Neste momento, Homens e Deuses deixa de ser uma obra meramente contemplativa para abordar com força extrema – imposto ao subtexto – o conformismo do homem às ordens religiosas e a tendência à manipulação da palavra de Deus e justificá-la com saídas radicais e violentas. Entre o cumprimento de seus chamados ou a preservação, os monges reforçam seus lados afetivos em cenas memoráveis, onde muitas vezes o silêncio substitui um discurso óbvio. Sob raciocínios e motivações diferentes, eles passam pela mesma crise; a de questionar a si e a Deus.

Mesmo com toda força em seu subtexto e muitas vezes utilizando o Evangelho como referência da situação, o diretor se aproxima de cada monge, explorando conflitos e necessidades, frequentemente utilizando a linguagem corporal – uma espécie de represália (in)consciente de homens que a partir da imposição do terror passaram a viver em um paradoxo.
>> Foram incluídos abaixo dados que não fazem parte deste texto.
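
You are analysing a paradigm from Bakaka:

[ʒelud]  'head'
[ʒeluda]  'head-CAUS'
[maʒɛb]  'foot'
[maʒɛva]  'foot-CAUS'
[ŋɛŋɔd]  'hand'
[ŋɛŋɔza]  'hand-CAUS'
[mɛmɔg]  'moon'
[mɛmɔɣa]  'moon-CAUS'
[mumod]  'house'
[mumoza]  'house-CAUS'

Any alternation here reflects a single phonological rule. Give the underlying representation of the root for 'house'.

/mumoz/

The root 'house' surfaces as [mumod] and [mumoza], with a stem-final [d] ~ [z] alternation.
The stem 'head' ([ʒelud], [ʒeluda]) shows [d] unchanged in both environments, so [d] cannot be basic with [z] derived before the CAUS suffix.
The underlying segment must be /z/; voiced fricatives become stops word-finally, yielding [d] there.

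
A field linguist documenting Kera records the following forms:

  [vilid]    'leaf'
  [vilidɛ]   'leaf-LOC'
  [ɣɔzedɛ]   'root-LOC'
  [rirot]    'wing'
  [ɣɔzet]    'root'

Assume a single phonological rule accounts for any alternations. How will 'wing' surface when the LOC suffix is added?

[rirodɛ]

The root 'root' surfaces as [ɣɔzet] and [ɣɔzedɛ], with a stem-final [t] ~ [d] alternation.
The stem 'leaf' ([vilid], [vilidɛ]) shows [d] unchanged in both environments, so [d] cannot be basic with [t] derived in isolation.
The alternation reflects intervocalic voicing: voiceless stops become voiced between vowels. /t/ is underlying.
From [rirot] the stem 'wing' is /rirot/; between vowels this yields [rirodɛ].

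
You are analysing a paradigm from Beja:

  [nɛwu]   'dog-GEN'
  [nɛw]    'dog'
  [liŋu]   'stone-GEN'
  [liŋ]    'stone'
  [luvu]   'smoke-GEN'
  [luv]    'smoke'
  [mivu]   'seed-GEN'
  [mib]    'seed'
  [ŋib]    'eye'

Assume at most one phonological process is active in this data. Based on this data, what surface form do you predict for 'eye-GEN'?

[ŋivu]

The stem for 'seed' ends in [v] in [mivu] but [b] in [mib].
Compare 'smoke', with invariant [v] in [luvu] and [luv]: an analysis with underlying /v/ and a rule producing [b] in isolation would wrongly predict alternation here too.
The underlying segment must be /b/; voiced stops become fricatives between vowels, yielding [v] there.
From [ŋib] the stem 'eye' is /ŋib/; between vowels this yields [ŋivu].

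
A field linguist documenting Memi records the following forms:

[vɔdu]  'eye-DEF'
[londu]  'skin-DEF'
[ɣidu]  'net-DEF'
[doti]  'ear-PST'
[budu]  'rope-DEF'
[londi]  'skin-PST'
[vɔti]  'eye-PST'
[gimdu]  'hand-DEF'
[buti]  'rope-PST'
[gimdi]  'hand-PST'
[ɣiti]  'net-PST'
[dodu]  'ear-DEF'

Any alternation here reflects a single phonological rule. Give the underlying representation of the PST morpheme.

/-ti/

The PST morpheme has two allomorphs, [-di] and [-ti].
The DEF suffix, which begins with [d], is invariant after every stem; so [d] is not altered by any rule here.
So the underlying form is /-ti/, and voiceless stops become voiced after a nasal.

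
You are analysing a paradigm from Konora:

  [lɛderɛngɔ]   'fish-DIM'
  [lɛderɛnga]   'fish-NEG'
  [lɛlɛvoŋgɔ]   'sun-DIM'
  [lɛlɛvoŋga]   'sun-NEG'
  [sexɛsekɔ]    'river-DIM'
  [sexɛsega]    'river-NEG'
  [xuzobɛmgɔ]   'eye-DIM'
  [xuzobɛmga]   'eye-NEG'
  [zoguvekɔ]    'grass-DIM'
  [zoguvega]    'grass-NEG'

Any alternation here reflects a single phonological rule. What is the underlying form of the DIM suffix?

/-kɔ/

The DIM suffix surfaces as [-gɔ] and [-kɔ], depending on the final segment of the stem.
By contrast the NEG suffix keeps its initial [g] throughout — that segment must be underlying.
The DIM suffix is therefore /-kɔ/ underlyingly, with post-nasal voicing: voiceless stops become voiced after a nasal.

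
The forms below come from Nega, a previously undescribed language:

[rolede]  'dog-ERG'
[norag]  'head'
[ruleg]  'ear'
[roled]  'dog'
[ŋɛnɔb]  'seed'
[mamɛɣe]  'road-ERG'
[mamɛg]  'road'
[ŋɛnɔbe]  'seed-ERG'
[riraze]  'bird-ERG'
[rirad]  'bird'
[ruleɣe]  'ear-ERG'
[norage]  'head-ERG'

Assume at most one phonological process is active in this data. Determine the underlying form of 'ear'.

In [ruleg] and [ruleɣe] the final segment of 'ear' alternates: [g] ~ [ɣ].
The stem 'head' ([norag], [norage]) shows [g] unchanged in both environments, so [g] cannot be basic with [ɣ] derived before the ERG suffix.
The underlying segment must be /ɣ/; voiced fricatives become stops word-finally, yielding [g] there.
Hence 'ear' is /ruleɣ/ underlyingly.

/ruleɣ/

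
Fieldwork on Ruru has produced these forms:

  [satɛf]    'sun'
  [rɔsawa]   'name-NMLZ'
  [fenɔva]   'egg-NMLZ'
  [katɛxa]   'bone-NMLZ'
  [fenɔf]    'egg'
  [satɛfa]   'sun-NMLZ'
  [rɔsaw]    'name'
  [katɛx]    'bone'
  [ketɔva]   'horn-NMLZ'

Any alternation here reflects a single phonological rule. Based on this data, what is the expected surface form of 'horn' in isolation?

The stem for 'egg' ends in [v] in [fenɔva] but [f] in [fenɔf].
If /f/ were underlying and a rule turned it into [v] before the NMLZ suffix, 'sun' would also alternate; but it has [f] in both [satɛfa] and [satɛf].
The underlying segment must be /v/; voiced obstruents become voiceless word-finally, yielding [f] there.
From [ketɔva] the stem 'horn' is /ketɔv/; word-finally this yields [ketɔf].

[ketɔf]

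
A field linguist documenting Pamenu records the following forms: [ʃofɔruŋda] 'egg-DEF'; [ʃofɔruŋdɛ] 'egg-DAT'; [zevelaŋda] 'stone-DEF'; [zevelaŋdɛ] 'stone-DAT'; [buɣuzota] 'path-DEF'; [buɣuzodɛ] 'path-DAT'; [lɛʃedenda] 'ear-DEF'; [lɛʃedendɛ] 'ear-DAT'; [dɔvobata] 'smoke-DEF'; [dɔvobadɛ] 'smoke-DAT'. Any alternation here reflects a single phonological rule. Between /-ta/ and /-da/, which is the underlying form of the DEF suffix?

The DEF suffix surfaces as [-da] and [-ta], depending on the final segment of the stem.
The DAT suffix, which begins with [d], is invariant after every stem; so [d] is not altered by any rule here.
The DEF suffix is therefore /-ta/ underlyingly, with post-nasal voicing: voiceless stops become voiced after a nasal.

/-ta/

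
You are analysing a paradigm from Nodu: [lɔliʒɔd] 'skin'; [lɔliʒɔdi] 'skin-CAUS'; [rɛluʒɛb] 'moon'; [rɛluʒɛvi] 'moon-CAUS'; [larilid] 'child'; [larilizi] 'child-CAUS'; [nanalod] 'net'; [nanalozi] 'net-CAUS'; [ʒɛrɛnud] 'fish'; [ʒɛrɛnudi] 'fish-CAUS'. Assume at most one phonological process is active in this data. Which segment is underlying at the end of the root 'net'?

/z/

The stem for 'net' ends in [d] in [nanalod] but [z] in [nanalozi].
The stem 'skin' ([lɔliʒɔd], [lɔliʒɔdi]) shows [d] unchanged in both environments, so [d] cannot be basic with [z] derived before the CAUS suffix.
The alternation reflects word-final hardening: voiced fricatives become stops word-finally. /z/ is underlying.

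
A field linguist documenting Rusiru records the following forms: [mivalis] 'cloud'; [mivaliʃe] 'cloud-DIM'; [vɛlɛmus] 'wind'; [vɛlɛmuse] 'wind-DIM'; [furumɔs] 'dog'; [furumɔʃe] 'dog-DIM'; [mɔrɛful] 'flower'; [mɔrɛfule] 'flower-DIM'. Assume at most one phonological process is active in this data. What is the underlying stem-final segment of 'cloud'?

The stem for 'cloud' ends in [s] in [mivalis] but [ʃ] in [mivaliʃe].
If /s/ were underlying and a rule turned it into [ʃ] before the DIM suffix, 'wind' would also alternate; but it has [s] in both [vɛlɛmus] and [vɛlɛmuse].
Therefore /ʃ/ is basic and [s] is derived by depalatalization (palato-alveolar /ʃ/ becomes [s] when no front vowel follows).

/ʃ/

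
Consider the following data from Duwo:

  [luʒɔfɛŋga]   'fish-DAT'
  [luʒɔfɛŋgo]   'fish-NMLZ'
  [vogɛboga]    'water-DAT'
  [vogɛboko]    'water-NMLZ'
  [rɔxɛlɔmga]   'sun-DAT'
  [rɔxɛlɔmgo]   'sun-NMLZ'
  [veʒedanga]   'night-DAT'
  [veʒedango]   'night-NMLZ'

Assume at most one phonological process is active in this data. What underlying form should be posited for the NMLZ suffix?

/-ko/

The NMLZ morpheme has two allomorphs, [-go] and [-ko].
By contrast the DAT suffix keeps its initial [g] throughout — that segment must be underlying.
The NMLZ suffix is therefore /-ko/ underlyingly, with post-nasal voicing: voiceless stops become voiced after a nasal.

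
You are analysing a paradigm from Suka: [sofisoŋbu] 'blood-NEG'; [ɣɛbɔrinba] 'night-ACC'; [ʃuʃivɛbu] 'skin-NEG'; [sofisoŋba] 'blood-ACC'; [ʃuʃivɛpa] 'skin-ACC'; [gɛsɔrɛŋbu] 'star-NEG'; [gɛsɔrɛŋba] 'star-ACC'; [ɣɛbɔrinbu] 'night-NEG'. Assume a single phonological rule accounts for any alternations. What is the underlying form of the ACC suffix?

/-pa/

The ACC suffix surfaces as [-ba] and [-pa], depending on the final segment of the stem.
The NEG suffix, which begins with [b], is invariant after every stem; so [b] is not altered by any rule here.
The ACC suffix is therefore /-pa/ underlyingly, with post-nasal voicing: voiceless stops become voiced after a nasal.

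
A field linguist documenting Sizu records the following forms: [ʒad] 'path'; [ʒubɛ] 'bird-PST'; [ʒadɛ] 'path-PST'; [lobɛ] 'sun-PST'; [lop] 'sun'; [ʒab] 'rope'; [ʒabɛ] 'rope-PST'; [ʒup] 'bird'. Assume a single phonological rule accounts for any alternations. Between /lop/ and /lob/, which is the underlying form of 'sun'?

/lop/

The stem for 'sun' ends in [p] in [lop] but [b] in [lobɛ].
The stem 'rope' ([ʒab], [ʒabɛ]) shows [b] unchanged in both environments, so [b] cannot be basic with [p] derived in isolation.
The underlying segment must be /p/; voiceless stops become voiced between vowels, yielding [b] there.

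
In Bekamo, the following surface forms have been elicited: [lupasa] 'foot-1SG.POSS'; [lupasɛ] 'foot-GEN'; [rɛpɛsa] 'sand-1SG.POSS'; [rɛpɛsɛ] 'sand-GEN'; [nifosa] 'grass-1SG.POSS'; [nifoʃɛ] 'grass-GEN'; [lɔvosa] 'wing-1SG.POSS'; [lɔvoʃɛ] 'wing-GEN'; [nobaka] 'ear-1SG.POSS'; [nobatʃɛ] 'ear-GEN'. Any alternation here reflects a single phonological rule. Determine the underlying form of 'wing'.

/lɔvoʃ/

The root 'wing' surfaces as [lɔvosa] and [lɔvoʃɛ], with a stem-final [s] ~ [ʃ] alternation.
But 'sand' keeps [s] in both environments ([rɛpɛsa], [rɛpɛsɛ]), so there is no rule changing /s/ to [ʃ] before the GEN suffix.
The alternation reflects depalatalization: palato-alveolar /tʃ/ and /ʃ/ become [k] and [s] when no front vowel follows. /ʃ/ is underlying.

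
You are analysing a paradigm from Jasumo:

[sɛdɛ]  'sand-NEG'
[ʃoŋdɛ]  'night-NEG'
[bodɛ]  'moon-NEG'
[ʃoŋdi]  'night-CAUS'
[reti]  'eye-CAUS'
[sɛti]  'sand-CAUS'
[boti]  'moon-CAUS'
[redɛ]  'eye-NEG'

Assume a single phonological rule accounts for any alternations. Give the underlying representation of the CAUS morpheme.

The CAUS morpheme has two allomorphs, [-di] and [-ti].
By contrast the NEG suffix keeps its initial [d] throughout — that segment must be underlying.
So the underlying form is /-ti/, and voiceless stops become voiced after a nasal.

/-ti/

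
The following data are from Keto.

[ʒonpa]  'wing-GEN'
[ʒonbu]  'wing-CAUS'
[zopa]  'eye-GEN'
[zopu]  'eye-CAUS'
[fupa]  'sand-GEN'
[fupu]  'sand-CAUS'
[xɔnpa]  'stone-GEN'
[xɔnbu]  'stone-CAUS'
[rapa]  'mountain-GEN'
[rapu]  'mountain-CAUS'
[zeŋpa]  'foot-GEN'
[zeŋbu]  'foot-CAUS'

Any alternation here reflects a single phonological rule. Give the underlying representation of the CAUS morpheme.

The CAUS morpheme has two allomorphs, [-bu] and [-pu].
By contrast the GEN suffix keeps its initial [p] throughout — that segment must be underlying.
The CAUS suffix is therefore /-bu/ underlyingly, with post-vocalic devoicing: voiced stops become voiceless after a vowel.

/-bu/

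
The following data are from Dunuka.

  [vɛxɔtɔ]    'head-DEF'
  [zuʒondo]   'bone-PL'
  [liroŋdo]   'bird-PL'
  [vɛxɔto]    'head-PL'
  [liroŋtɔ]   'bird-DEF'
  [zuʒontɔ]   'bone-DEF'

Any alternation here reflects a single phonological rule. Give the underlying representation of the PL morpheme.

The PL morpheme has two allomorphs, [-do] and [-to].
By contrast the DEF suffix keeps its initial [t] throughout — that segment must be underlying.
So the underlying form is /-do/, and voiced stops become voiceless after a vowel.

/-do/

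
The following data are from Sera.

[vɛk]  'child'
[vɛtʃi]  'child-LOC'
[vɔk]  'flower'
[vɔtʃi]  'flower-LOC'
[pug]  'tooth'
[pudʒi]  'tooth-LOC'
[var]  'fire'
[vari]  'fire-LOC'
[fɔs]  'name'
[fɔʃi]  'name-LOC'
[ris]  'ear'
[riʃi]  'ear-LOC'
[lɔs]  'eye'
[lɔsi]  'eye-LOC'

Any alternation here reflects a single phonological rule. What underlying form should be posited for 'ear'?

/riʃ/

'ear' shows [s] ~ [ʃ] at the end of the stem ([ris] vs [riʃi]).
But 'eye' keeps [s] in both environments ([lɔs], [lɔsi]), so there is no rule changing /s/ to [ʃ] before the LOC suffix.
The underlying segment must be /ʃ/; palato-alveolar /tʃ/, /dʒ/ and /ʃ/ become [k], [g] and [s] when no front vowel follows, yielding [s] there.
So 'ear' = /riʃ/.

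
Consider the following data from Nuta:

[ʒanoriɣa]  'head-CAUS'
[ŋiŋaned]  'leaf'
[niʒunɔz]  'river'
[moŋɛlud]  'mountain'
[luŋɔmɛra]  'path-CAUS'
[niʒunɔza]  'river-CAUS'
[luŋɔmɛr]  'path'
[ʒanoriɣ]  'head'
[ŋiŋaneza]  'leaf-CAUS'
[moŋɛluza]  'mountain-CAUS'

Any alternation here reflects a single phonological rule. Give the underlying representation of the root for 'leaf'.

The root 'leaf' surfaces as [ŋiŋaned] and [ŋiŋaneza], with a stem-final [d] ~ [z] alternation.
The stem 'river' ([niʒunɔz], [niʒunɔza]) shows [z] unchanged in both environments, so [z] cannot be basic with [d] derived in isolation.
Therefore /d/ is basic and [z] is derived by intervocalic spirantization (voiced stops become fricatives between vowels).
So 'leaf' = /ŋiŋaned/.

/ŋiŋaned/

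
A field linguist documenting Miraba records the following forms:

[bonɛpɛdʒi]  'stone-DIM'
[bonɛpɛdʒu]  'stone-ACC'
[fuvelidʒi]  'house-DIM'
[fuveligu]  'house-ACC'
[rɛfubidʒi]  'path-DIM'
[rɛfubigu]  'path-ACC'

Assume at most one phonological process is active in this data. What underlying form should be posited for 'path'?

/rɛfubig/

The stem for 'path' ends in [dʒ] in [rɛfubidʒi] but [g] in [rɛfubigu].
The stem 'stone' ([bonɛpɛdʒi], [bonɛpɛdʒu]) shows [dʒ] unchanged in both environments, so [dʒ] cannot be basic with [g] derived before the ACC suffix.
The alternation reflects palatalization before a front vowel: /g/ becomes palato-alveolar [dʒ] before a front vowel. /g/ is underlying.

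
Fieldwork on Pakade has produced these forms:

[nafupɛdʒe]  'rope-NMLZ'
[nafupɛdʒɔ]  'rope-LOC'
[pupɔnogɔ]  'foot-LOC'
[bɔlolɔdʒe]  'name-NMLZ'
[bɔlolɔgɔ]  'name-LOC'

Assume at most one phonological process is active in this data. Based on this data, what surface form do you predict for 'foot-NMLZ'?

[pupɔnodʒe]

In [bɔlolɔdʒe] and [bɔlolɔgɔ] the final segment of 'name' alternates: [dʒ] ~ [g].
If /dʒ/ were underlying and a rule turned it into [g] before the LOC suffix, 'rope' would also alternate; but it has [dʒ] in both [nafupɛdʒe] and [nafupɛdʒɔ].
Therefore /g/ is basic and [dʒ] is derived by palatalization before a front vowel (/g/ becomes palato-alveolar [dʒ] before a front vowel).
From [pupɔnogɔ] the stem 'foot' is /pupɔnog/; before a front vowel this yields [pupɔnodʒe].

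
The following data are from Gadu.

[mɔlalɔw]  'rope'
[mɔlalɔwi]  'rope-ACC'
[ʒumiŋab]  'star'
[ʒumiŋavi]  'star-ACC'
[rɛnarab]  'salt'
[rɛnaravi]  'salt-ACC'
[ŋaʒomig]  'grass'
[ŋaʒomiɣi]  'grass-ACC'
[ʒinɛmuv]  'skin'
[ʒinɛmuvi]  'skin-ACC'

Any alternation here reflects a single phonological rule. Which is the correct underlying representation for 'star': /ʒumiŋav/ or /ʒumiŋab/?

The root 'star' surfaces as [ʒumiŋab] and [ʒumiŋavi], with a stem-final [b] ~ [v] alternation.
Compare 'skin', with invariant [v] in [ʒinɛmuv] and [ʒinɛmuvi]: an analysis with underlying /v/ and a rule producing [b] in isolation would wrongly predict alternation here too.
Therefore /b/ is basic and [v] is derived by intervocalic spirantization (voiced stops become fricatives between vowels).

/ʒumiŋab/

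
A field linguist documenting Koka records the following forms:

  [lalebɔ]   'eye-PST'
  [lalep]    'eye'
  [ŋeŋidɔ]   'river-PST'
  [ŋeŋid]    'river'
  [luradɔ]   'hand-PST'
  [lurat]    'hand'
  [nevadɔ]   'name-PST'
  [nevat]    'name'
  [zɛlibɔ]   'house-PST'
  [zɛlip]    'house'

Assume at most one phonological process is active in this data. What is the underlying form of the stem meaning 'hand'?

'hand' shows [d] ~ [t] at the end of the stem ([luradɔ] vs [lurat]).
Compare 'river', with invariant [d] in [ŋeŋidɔ] and [ŋeŋid]: an analysis with underlying /d/ and a rule producing [t] in isolation would wrongly predict alternation here too.
The alternation reflects intervocalic voicing: voiceless stops become voiced between vowels. /t/ is underlying.

/lurat/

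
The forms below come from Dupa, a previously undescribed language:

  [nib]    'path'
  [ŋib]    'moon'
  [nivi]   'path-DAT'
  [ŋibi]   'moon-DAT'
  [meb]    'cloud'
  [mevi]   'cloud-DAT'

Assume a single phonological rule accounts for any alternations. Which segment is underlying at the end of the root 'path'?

/v/

The stem for 'path' ends in [b] in [nib] but [v] in [nivi].
Compare 'moon', with invariant [b] in [ŋib] and [ŋibi]: an analysis with underlying /b/ and a rule producing [v] before the DAT suffix would wrongly predict alternation here too.
So /v/ is underlying, and a rule of word-final hardening — voiced fricatives become stops word-finally — gives [b].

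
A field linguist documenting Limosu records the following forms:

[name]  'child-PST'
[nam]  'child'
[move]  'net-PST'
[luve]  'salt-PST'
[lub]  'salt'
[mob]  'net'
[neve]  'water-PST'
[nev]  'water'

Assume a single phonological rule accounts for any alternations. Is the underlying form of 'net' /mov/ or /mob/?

/mob/

'net' shows [b] ~ [v] at the end of the stem ([mob] vs [move]).
If /v/ were underlying and a rule turned it into [b] in isolation, 'water' would also alternate; but it has [v] in both [nev] and [neve].
So /b/ is underlying, and a rule of intervocalic spirantization — voiced stops become fricatives between vowels — gives [v].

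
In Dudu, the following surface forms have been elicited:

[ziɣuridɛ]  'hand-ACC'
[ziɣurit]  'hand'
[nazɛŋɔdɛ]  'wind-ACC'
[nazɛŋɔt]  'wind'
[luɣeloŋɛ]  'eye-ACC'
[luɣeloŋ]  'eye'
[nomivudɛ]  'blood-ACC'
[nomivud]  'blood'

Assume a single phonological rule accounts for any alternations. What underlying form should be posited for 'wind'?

/nazɛŋɔt/

'wind' shows [d] ~ [t] at the end of the stem ([nazɛŋɔdɛ] vs [nazɛŋɔt]).
But 'blood' keeps [d] in both environments ([nomivudɛ], [nomivud]), so there is no rule changing /d/ to [t] in isolation.
The alternation reflects intervocalic voicing: voiceless stops become voiced between vowels. /t/ is underlying.
The underlying form of 'wind' is therefore /nazɛŋɔt/.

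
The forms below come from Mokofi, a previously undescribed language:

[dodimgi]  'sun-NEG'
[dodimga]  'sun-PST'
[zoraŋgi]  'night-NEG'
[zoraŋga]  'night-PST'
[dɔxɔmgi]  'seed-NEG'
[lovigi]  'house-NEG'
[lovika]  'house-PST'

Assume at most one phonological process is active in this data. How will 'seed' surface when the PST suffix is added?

The PST morpheme has two allomorphs, [-ga] and [-ka].
The NEG suffix, which begins with [g], is invariant after every stem; so [g] is not altered by any rule here.
The PST suffix is therefore /-ka/ underlyingly, with post-nasal voicing: voiceless stops become voiced after a nasal.
After 'seed', which ends in a nasal, the suffix surfaces as [-ga], giving [dɔxɔmga].

[dɔxɔmga]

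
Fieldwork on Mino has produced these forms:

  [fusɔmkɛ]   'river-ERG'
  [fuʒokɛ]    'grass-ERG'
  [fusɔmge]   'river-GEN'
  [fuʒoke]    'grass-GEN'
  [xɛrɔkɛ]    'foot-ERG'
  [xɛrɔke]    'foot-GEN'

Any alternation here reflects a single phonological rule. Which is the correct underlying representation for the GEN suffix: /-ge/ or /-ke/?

The GEN morpheme has two allomorphs, [-ge] and [-ke].
By contrast the ERG suffix keeps its initial [k] throughout — that segment must be underlying.
The GEN suffix is therefore /-ge/ underlyingly, with post-vocalic devoicing: voiced stops become voiceless after a vowel.

/-ge/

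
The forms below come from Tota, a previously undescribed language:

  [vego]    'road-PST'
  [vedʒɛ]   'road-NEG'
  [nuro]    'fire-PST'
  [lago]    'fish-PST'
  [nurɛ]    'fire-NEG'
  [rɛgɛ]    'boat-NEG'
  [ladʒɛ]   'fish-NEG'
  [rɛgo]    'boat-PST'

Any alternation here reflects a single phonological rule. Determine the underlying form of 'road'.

'road' shows [g] ~ [dʒ] at the end of the stem ([vego] vs [vedʒɛ]).
Compare 'boat', with invariant [g] in [rɛgo] and [rɛgɛ]: an analysis with underlying /g/ and a rule producing [dʒ] before the NEG suffix would wrongly predict alternation here too.
The alternation reflects depalatalization: palato-alveolar /dʒ/ becomes [g] when no front vowel follows. /dʒ/ is underlying.

/vedʒ/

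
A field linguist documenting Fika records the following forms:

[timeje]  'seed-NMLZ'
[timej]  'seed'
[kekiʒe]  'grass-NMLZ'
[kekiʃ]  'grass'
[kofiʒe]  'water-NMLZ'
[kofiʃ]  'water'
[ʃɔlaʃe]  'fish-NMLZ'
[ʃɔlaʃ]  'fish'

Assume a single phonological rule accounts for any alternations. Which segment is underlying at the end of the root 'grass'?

/ʒ/

In [kekiʒe] and [kekiʃ] the final segment of 'grass' alternates: [ʒ] ~ [ʃ].
If /ʃ/ were underlying and a rule turned it into [ʒ] before the NMLZ suffix, 'fish' would also alternate; but it has [ʃ] in both [ʃɔlaʃe] and [ʃɔlaʃ].
Therefore /ʒ/ is basic and [ʃ] is derived by word-final obstruent devoicing (voiced obstruents become voiceless word-finally).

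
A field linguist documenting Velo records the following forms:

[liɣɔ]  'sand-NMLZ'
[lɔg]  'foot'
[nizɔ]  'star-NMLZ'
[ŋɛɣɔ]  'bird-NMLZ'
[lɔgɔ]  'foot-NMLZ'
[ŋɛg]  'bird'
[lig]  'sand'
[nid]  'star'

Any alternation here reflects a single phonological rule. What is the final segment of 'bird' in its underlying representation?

/ɣ/

In [ŋɛg] and [ŋɛɣɔ] the final segment of 'bird' alternates: [g] ~ [ɣ].
The stem 'foot' ([lɔg], [lɔgɔ]) shows [g] unchanged in both environments, so [g] cannot be basic with [ɣ] derived before the NMLZ suffix.
Therefore /ɣ/ is basic and [g] is derived by word-final hardening (voiced fricatives become stops word-finally).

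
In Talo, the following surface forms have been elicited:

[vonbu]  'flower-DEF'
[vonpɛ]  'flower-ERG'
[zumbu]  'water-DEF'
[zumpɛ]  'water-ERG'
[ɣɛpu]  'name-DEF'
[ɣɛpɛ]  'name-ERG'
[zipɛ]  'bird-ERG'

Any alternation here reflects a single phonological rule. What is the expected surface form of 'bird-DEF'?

The DEF morpheme has two allomorphs, [-bu] and [-pu].
The ERG suffix, which begins with [p], is invariant after every stem; so [p] is not altered by any rule here.
So the underlying form is /-bu/, and voiced stops become voiceless after a vowel.
After 'bird', which ends in a vowel, the suffix surfaces as [-pu], giving [zipu].

[zipu]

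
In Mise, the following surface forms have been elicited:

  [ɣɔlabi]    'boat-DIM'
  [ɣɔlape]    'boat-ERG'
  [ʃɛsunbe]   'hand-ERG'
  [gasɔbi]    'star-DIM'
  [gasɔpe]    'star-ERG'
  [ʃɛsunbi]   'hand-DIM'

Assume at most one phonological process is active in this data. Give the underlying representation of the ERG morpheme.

/-pe/

The ERG suffix surfaces as [-be] and [-pe], depending on the final segment of the stem.
The DIM suffix, which begins with [b], is invariant after every stem; so [b] is not altered by any rule here.
The ERG suffix is therefore /-pe/ underlyingly, with post-nasal voicing: voiceless stops become voiced after a nasal.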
Homens e Deuses (Des Hommes Et Des Dieux, França, 2010) de Xavier Beauvois

AMOR?


Na sustentação da catarse dos depoimentos que formam o novo longa de João Jardim (Lixo Extraordinário), estão cenas onde os personagens de Amor? criam uma peculiar relação com a água. No banho, na piscina ou no mar. De encontro com a dura realidade - o close nas mãos nos dentes serrados, na escolha de não encarar a câmera. Louvada seja a decupagem - está o momento da fuga, do descarrego, do alívio.

Amor? bebe da fonte do diretor Eduardo Coutinho, que por necessidade de se aproximar física e psicologicamente de seus personagens e tornar a entrevista em conversa – método que anos depois o próprio Coutinho subverteu ao escalar atrizes para interpretar suas depoentes em Jogo de Cena –, expunha sua imagem e equipe para os espectadores. Jardim faz o mesmo, unindo as duas metodologias do diretor de Edíficio Master. Amor? aborda contratempos, contrapontos e extremos das relações amorosas com bastante naturalidade – resultado de uma ótima direção de atores. Temas delicados como a violência doméstica, a fuga no uso de entorpecentes e a vida cômoda e submissa são pautados sem rodeios, sempre justificando a escolha de reconstituir com atores os depoimentos dados por pessoas que protegidas pelo anonimato podem expor, com detalhes, suas intimidades.

Por conta de sua forma, o longa pode passar longe da originalidade, mas domina o espectador pela força de seus depoimentos e primorosas atuações. Entre questões freudianas, no amor, sem a interrogação, vivemos em constante identificação, por menor que ela seja. E não seria diferente neste caso, mesmo questionando sua existência.